If something like the above is done, then the first item above is also
handled.  :)

As in, if you forget the instructions, just exit the shell to go back
to the disk editor, which then complains you don't have a mounted
filesystem to install to, and then you can drop back to the shell.

Maybe loop back to the beginning of the disk editor, where it asks you
if you want to do it Guided, Manual, or Shell?  Or something like
that.

The "Guided, Manual, Shell" is what I meant by "disk editor menu", so I agree with you entirely :)

"Something" needs to go here to check for a mounted, writable
filesystem to install to.  :)

On the flip side, the entire install process is short enough that it's
not too onerous to restart it.

   - the disk editor is very limited, especially in its error handling;
I found myself stuck in a loop trying to exit the screen without a /
filesystem listed, but I was doing everything from the shell
That's a clear bug. It should probably only validate the setup if 'Save' is
selected. The issue of whether it should allow you to save without defining
a / partition when invoked from a shell is a more complicated one, and one
I'll have to think about (suggestions welcome).
I don't recall there being a Save option, but maybe I skipped over it
and just went to Exit.  I'll have to look at this screen again.  Using
Save probably would have helpded.  :)

If you press Exit, it asks whether you want to Save, Abort, or Cancel. Abort exits the partitioner without making changes. I just modified this so that it will only try to validate the disk setup if you press Save -- you don't need a valid setup if you are bailing on the partitioner, after all.

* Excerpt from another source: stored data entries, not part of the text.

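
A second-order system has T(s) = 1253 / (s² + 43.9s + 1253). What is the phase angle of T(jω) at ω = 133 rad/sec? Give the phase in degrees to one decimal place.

-160.4°

∠[(j133)² + 43.9(j133) + 1253] = ∠[-16436 + j5838.7] = 160.44°
∠T(j133) = −160.44° = -160.44°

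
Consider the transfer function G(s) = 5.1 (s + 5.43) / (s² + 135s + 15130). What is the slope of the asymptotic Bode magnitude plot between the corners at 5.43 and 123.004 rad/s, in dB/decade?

20 dB/decade

In this band the factors already past their corner are: zero at 5.43; net slope = 20 dB/decade.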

   - screen flips between a nice blue background (the curses
interface?) and a black background (running shell commands?) which is
quite jarring and slightly confusing;
   - screen elements go from nicely centred (curses interface?) and
then jump to the top-left corner of the screen (shell commands?) which
is also quite jarring and slightly confusing
Yes, this should be prettified. It's running a few things (passwd, adduser)
in a chroot, and I figured getting things working there was more important
than making them pretty for now.
It's a minor nit, as sysinstall does the same.  Maybe there's a way to
use text input fields (like the DHCP screens, and adduser screens from
sysinstall), then run the commands in the background, and just show
error/success messages?  [shrug] I know nothing about curses
programming.  :)

Yeah, I need to find time/a good way to do this (or someone else can: patches are always welcome). Text fields would work well, and I think even just making the banner at the top of the screen blue would help.